In January of this year, at the age of 93, Cecilia Mangini died. Unknown in Argentina and forgotten in the rest of the world, a selection of eleven shorts of his can be seen in the new edition of Bafici. The focus is part of the rescues his filmography has been the subject of, with restorations and retrospectives at international festivals.
Born in Bari in 1927, Mangini filmed at the same time as Bertolucci, Fellini, Bellochio or Pasolini (who collaborated on three of his shorts). Perhaps because it is a predominantly male industry like the Italian one, and a little perhaps because of the predilection for short films (for a long time considered a minor format), Mangini did not have the same exposure as his peers (which he was able to access , not without difficulties, Lina Wertmüller).

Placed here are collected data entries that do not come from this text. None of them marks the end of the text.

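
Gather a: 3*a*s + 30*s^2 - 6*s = 3*a*s + 30*s^2 - 6*s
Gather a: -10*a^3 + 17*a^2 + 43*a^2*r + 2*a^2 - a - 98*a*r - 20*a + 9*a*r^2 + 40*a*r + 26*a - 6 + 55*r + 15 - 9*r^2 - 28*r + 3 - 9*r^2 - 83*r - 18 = -10*a^3 + a^2*(43*r + 19) + a*(9*r^2 - 58*r + 5) - 18*r^2 - 56*r - 6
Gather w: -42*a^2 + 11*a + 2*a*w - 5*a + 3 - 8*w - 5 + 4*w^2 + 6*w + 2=-42*a^2 + 6*a + 4*w^2 + w*(2*a - 2)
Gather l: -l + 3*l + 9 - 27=2*l - 18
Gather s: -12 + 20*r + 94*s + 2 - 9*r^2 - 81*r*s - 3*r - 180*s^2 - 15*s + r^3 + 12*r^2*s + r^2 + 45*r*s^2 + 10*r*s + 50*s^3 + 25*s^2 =r^3 - 8*r^2 + 17*r + 50*s^3 + s^2*(45*r - 155) + s*(12*r^2 - 71*r + 79) - 10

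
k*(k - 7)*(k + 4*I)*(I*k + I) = I*k^4 - 4*k^3 - 6*I*k^3 + 24*k^2 - 7*I*k^2 + 28*k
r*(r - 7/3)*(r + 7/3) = r^3 - 49*r/9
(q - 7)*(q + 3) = q^2 - 4*q - 21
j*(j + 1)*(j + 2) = j^3 + 3*j^2 + 2*j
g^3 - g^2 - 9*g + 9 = (g - 3)*(g - 1)*(g + 3)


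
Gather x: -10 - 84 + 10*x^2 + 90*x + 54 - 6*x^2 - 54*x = 4*x^2 + 36*x - 40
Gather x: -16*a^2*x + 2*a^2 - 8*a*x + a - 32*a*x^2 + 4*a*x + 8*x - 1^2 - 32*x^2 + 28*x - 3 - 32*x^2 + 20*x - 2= 2*a^2 + a + x^2*(-32*a - 64) + x*(-16*a^2 - 4*a + 56) - 6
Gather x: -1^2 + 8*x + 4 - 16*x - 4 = -8*x - 1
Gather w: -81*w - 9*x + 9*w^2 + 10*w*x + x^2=9*w^2 + w*(10*x - 81) + x^2 - 9*x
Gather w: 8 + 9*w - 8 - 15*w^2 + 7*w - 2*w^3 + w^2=-2*w^3 - 14*w^2 + 16*w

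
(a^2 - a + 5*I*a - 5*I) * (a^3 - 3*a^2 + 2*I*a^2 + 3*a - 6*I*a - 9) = a^5 - 4*a^4 + 7*I*a^4 - 4*a^3 - 28*I*a^3 + 28*a^2 + 36*I*a^2 - 21*a - 60*I*a + 45*I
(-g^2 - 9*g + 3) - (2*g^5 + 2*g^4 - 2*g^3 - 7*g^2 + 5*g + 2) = -2*g^5 - 2*g^4 + 2*g^3 + 6*g^2 - 14*g + 1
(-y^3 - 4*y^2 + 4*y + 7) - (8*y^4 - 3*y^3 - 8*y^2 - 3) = -8*y^4 + 2*y^3 + 4*y^2 + 4*y + 10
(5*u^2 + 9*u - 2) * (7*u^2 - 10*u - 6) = 35*u^4 + 13*u^3 - 134*u^2 - 34*u + 12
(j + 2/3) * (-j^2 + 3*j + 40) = -j^3 + 7*j^2/3 + 42*j + 80/3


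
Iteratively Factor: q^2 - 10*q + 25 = (q - 5)*(q - 5)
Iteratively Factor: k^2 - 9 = (k + 3)*(k - 3)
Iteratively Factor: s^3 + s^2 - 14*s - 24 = (s - 4)*(s^2 + 5*s + 6) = (s - 4)*(s + 2)*(s + 3)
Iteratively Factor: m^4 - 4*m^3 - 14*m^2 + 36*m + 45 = (m + 1)*(m^3 - 5*m^2 - 9*m + 45) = (m - 3)*(m + 1)*(m^2 - 2*m - 15) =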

Mangini’s cinema has a distinctly modern pulse. The director stops at the conflicts that cracked the Italian society of the time such as labor transformations, transits from the countryside to the city and the situation of women. His style is crossed by the expressive movements of his time: the record, although documentary, admits resources of an ostensible fiction, as well as the fast and disruptive montage, enables a firm position on the issues. The long shots capture scenes of unfathomable poverty that are nevertheless allowed to preserve the mystery (the ambiguity of reality, André Bazin would have said).
One of Mangini’s favorite themes is the survival of an immemorial past in the present. Stendalì – Suonano ancora (1960), with texts by Pasolini, shows the funeral rites of the poorest towns in southern Italy. There people watch over the dead as if time had stopped centuries ago: around the coffin the men are silent and the women sing and wave handkerchiefs. The duel follows a protocol as old as it is unquestionable. The women’s expressions of pain lubricate and ensure safe passage to the other world.
Essere donne (1965), on the other hand, looks at the situation of the Italian women of the 60s, divided between the eternal care of the family and the home and the work in the factory and the ten-hour days. The urgent tone of the film today shows a unique state of feminism: gender differences and the abuse of power by men are a second-order evil compared to the exploitation that women and men suffer alike. Little is mentioned of the patriarchy and there is no invitation to make a revolution; the center of the discussions is the search for concrete job improvements.
Gene Simmons in the second part of the documentary “The Decline of Western Civilization”.
Perhaps Mangini’s most powerful collaboration with Pasolini is La canta delle marane (1962), showing an impressive alloy of worlds. Some boys are going to spend the day in the forest, far from the authority of adults. In the middle of nature, they build an island of anarchy in which they attack and test themselves for no reason, they survive by hunting or rehearse the minutiae of future thefts. They are Pasolinian ragazzi arranged under the sun and the lakes of a Renoir country film before the tragic fall of Acattone or Mamma Roma. Mangini’s eye, always agile and lucid, discovers in this utopian fiction gestures whose truth no documentary could record.
Spheeris and his punk trilogy
Another woman who had to make her way into a masculine world was Penelope Spheeris. Remembered for his magnum opus Wayne’s World (1992), the American director had a career as a documentary filmmaker alongside her Hollywood journey. The focus of the Bafici dedicated to Spheeris is made up of the three parts of The Decline of Western Civilization, legendary trilogy which follows the LA punk and metal scene for two decades. Until 2016, when they had their digital release, the movies could only be seen on old VHS.
The first part, released in 1981 and filmed two years earlier, follows some bands in the LA punk movement and their audiences. The recitals have an unusual power for the time: the bands sing and play at a speed that disfigures words and chords. The musicians of Black Flag, Circle Jerks or Fear and their fans communicate with insults, spits and attacks. The fury of the movement had no political program and could explode in any direction. Darby Crash, lead singer of The Germs, committed suicide with a heroin overdose shortly before the premiere. The Decline it boldly portrayed a youthful subculture that the new Reagan America would have preferred not to see.
A decade later, Spheeris stops in a transformation: the irrepressible anger of punk was followed by the excesses and decadence of metal and the glam of the 80s with bands like Kiss, Aerosmith, Ozzy, Megadeth or Motörhead. The fringe punk rockers gave up the podium to new singers and guitar heroes: the success was as fast as the fall of many of them. The most impressive scene of the second part of The Decline (1988) is probably the one in the pool where WASP guitarist Chris Holmes, next to his mother, drinks vodka and raves. The power of the moment dispels any possible suspicion of yellowness.
If the first part of The Decline It can be seen as a tragedy and the second as a farce, the third (1998) is more like a will. Spheeris is no longer interested in bands as much as his fans, gutter punks, a horde of outcast boys who live on the streets, beg and adopt punk as a way of life. The director was never so close to her interviewees: after a few moments of warmth with parties, alcohol and music, scenes of heartbroken sadness follow. The final and mortuary air of the last part of The Decline can be understood today as a harsh but sincere response to the candid fable of The world according to Wayne.